Opponents such as Gore, however, argue that corporations would not always round up. He uses sales tax as the foundation of his argument. “With sales tax, the final amount doesn’t come out to be right on the penny; instead we round to the nearest penny in order to decide how much [something] is. We don’t systematically round up or down; half the time it goes up, half the time it goes down, meaning that it favours neither the store nor the customer. And indeed, this is the way that we would do it without the penny.”
Naturally, it is difficult, if not impossible, to calculate just how much both businesses and individuals could stand to lose from the transition – but assuming that a non-systematic rounding takes place, then the difference should be minimal.
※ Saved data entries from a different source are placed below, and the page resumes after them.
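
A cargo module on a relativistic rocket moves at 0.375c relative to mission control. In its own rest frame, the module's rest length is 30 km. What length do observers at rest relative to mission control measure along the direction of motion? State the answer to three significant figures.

With β = 0.375, γ = 1/√(1 − 0.375²) = 1/√0.859375 = 1.0787.
Length contraction: L = L₀/γ = 30/1.0787 = 27.8 km.

27.8 km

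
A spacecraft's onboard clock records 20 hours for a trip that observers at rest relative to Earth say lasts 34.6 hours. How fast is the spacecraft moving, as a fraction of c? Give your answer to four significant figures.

γ = Δt/Δτ = 34.6/20 = 1.73.
β = √(1 − 1/γ²) = √(1 − 0.334124) = √0.665876 = 0.8160.

0.8160c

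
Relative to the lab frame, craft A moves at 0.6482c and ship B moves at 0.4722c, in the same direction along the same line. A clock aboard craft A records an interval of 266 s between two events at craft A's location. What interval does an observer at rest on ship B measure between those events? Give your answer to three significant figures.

275 s

Transform craft A's velocity into ship B's frame: (0.6482 − 0.4722)/(1 − 0.6482·0.4722) = 0.176/0.69391996, so the relative speed is 0.25363c.
γ for this relative speed: γ = 1/√(1 − 0.0643282) = 1.0338.
The clock on craft A records proper time, so ship B measures Δt = γΔτ = 1.0338 × 266 = 275 s.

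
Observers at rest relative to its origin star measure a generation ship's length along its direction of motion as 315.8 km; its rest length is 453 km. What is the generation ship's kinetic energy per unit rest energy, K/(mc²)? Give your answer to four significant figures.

0.4345

Length contraction gives γ = L₀/L = 453/315.8 = 1.43445.
Since K = (γ−1)mc², K/(mc²) = 1.43445 − 1 = 0.4345.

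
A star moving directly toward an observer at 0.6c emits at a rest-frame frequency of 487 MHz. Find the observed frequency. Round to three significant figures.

974 MHz

Relativistic Doppler (source moving toward): f_obs = f_src · √((1+β)/(1−β)).
With β = 0.6: factor = √(1.6/0.4) = 2.
f_obs = 487 × 2 = 974 MHz.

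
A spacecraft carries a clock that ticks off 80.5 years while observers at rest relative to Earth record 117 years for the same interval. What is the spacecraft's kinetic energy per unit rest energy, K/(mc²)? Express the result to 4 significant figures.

γ = Δt/Δτ = 117/80.5 = 1.45342.
K/(mc²) = γ − 1 = 1.45342 − 1 = 0.4534.

0.4534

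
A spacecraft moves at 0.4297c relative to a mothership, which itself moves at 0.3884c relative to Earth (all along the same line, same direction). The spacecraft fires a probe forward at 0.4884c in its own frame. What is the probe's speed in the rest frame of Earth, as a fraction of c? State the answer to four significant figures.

0.8861c

Compose velocities in two stages. Stage 1 (into S'): u₁ = (0.4884+0.4297)/(1+0.4884×0.4297) = 0.75884.
Stage 2 (into S): u = (0.75884+0.3884)/(1+0.75884×0.3884) = 0.88608, so the speed is 0.8861c.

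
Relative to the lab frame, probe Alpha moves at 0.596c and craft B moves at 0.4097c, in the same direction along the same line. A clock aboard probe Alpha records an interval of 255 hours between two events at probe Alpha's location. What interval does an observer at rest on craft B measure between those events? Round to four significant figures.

Speed of probe Alpha in craft B's frame: u = (v_A − v_B)/(1 − v_A v_B/c²) = (0.596 − 0.4097)/(1 − 0.596×0.4097) = 0.1863/0.7558188 = 0.24649; |u| = 0.24649c.
γ for this relative speed: γ = 1/√(1 − 0.0607573) = 1.0318.
Probe Alpha's interval is proper; time dilation gives Δt_B = γΔτ = 1.0318 × 255 hours = 263.1 hours.

263.1 hours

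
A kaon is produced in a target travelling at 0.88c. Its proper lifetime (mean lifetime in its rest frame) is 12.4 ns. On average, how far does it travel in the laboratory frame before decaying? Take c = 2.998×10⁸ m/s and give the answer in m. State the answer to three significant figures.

6.89 m

γ = 1/√(1 − β²) = 1/√(1 − 0.7744) = 1/√0.2256 = 1/0.474974 = 2.1054.
Lab-frame lifetime: Δt = γτ = 2.1054 × 12.4 ns = 26.107 ns.
Distance: d = vΔt = 0.88 × 2.998×10⁸ m/s × 2.6107×10^-8 s = 6.89 m.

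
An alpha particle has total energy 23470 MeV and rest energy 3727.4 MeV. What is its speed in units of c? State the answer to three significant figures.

0.987c

γ = E/(mc²) = 23470/3727.4 = 6.2966.
β = √(1 − 1/γ²) = √(1 − 0.0252225) = √0.9747775 = 0.987.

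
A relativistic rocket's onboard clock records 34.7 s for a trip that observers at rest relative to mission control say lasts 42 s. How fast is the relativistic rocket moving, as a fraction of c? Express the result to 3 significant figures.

0.563c

γ = Δt/Δτ = 42/34.7 = 1.2104.
β = √(1 − 1/γ²) = √(1 − 0.682562) = √0.317438 = 0.563.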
There is, obviously, a reason why some would argue otherwise. “Given that Jarden Zinc [Products], for example, sells tens of millions of dollars [worth] of penny blanks to the US Mint each year, they have the incentive to fund groups that will make counter arguments, and that’s understandable – it’s just the way that the world works. But it’s important to understand that the pro-penny lobby – and it is indeed a lobby group, [although] it looks like a non-profit website supported by local citizens and so forth – is getting paid to do this, whereas I will note that I don’t get any money for my advocacy of this particular issue,” Gore told World Finance.
And yet, despite the battle fought by those who stand to lose out from the eradication of pennies, this outcome is surely inevitable, for the coins are becoming more and more redundant with each passing year. Add to this the exponential increase in electronic payments, together with the advent of cryptocurrencies, and the notion of continuing to make such low-value and little-used coins becomes all the more absurd.
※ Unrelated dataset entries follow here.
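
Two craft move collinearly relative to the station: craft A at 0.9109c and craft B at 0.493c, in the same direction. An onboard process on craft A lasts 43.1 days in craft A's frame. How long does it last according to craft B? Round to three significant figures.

Transform craft A's velocity into craft B's frame: (0.9109 − 0.493)/(1 − 0.9109·0.493) = 0.4179/0.5509263, so the relative speed is 0.75854c.
At |u| = 0.75854c, γ = (1 − 0.575383)^(−1/2) = 1.5346.
The clock on craft A records proper time, so craft B measures Δt = γΔτ = 1.5346 × 43.1 = 66.1 days.

66.1 days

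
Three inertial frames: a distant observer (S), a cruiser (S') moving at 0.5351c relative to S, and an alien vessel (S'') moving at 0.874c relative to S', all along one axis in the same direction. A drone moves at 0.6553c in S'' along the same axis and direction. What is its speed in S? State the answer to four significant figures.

0.9916c

Compose velocities in two stages. Stage 1 (into S'): u₁ = (0.6553+0.874)/(1+0.6553×0.874) = 0.97238.
Stage 2 (into S): u = (0.97238+0.5351)/(1+0.97238×0.5351) = 0.99155, so the speed is 0.9916c.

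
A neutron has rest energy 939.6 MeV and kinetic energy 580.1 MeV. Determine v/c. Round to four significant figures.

0.7860

K = (γ−1)mc², so γ = 1 + 580.1/939.6 = 1.6174.
Then v/c = √(1 − γ⁻²) = √(1 − 0.382266) = √0.617734 = 0.7860.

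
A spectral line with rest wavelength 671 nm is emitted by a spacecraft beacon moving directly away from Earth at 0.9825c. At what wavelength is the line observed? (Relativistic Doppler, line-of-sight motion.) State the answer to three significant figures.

7140 nm

Relativistic Doppler for wavelength: λ_obs = λ_src · √((1+β)/(1−β)).
With β = 0.9825: factor = √(1.9825/0.0175) = 10.644.
λ_obs = 671 × 10.644 = 7140 nm.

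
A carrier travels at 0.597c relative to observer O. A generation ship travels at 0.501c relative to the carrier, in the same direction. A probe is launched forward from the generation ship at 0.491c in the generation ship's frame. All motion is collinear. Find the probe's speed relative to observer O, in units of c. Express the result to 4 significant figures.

0.9443c

Compose velocities in two stages. Stage 1 (into S'): u₁ = (0.491+0.501)/(1+0.491×0.501) = 0.79615.
Stage 2 (into S): u = (0.79615+0.597)/(1+0.79615×0.597) = 0.94432, so the speed is 0.9443c.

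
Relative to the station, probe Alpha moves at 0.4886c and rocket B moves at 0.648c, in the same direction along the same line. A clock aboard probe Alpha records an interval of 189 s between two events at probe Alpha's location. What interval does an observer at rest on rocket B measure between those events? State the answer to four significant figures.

Speed of probe Alpha in rocket B's frame: u = (v_A − v_B)/(1 − v_A v_B/c²) = (0.4886 − 0.648)/(1 − 0.4886×0.648) = −0.1594/0.6833872 = −0.23325; |u| = 0.23325c.
At |u| = 0.23325c, γ = (1 − 0.0544056)^(−1/2) = 1.0284.
The clock on probe Alpha records proper time, so rocket B measures Δt = γΔτ = 1.0284 × 189 = 194.4 s.

194.4 s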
There are also various emotions involved in the debate – for some reason, people couple pennies with nostalgia. Perhaps this is because they remind us of our childhoods and happy days gone by, where we would splash out on sweet things for mere cents. There are also nationalistic sentiments involved: in the US, the one-cent coin represents President Lincoln; in the UK, the penny is seen as some form of national identity. And yet both arguments are flawed: Lincoln is still represented on the $5 bill, while there are much stronger symbols of British pride – the flag and the Queen being but two.
Perhaps instead it all comes down to a sheer reluctance to acknowledge inflation. Undoubtedly, retiring the penny is a symbol of inflation – one that most people prefer to ignore, because essentially it makes them sad to recognise that the cost of living grows relentlessly. Those of this mindset talk about ‘not giving in to inflation’, but inflation isn’t a bad thing per se – not moderate inflation, at least. It is simply an unavoidable economic mechanism brought on by time.
The truth is no one knows how much removing the penny from circulation could cost both consumers and businesses. But let’s not forget that we have done this before: back in 1857, the US retired its half-cent coin and people simply got used to it. As examples such as Canada, Australia and New Zealand indicate, this time around will be no different. No major problems will be caused, and no issues to the economy will arise. In this scenario, no one loses out – well, except the companies selling penny blanks, of course.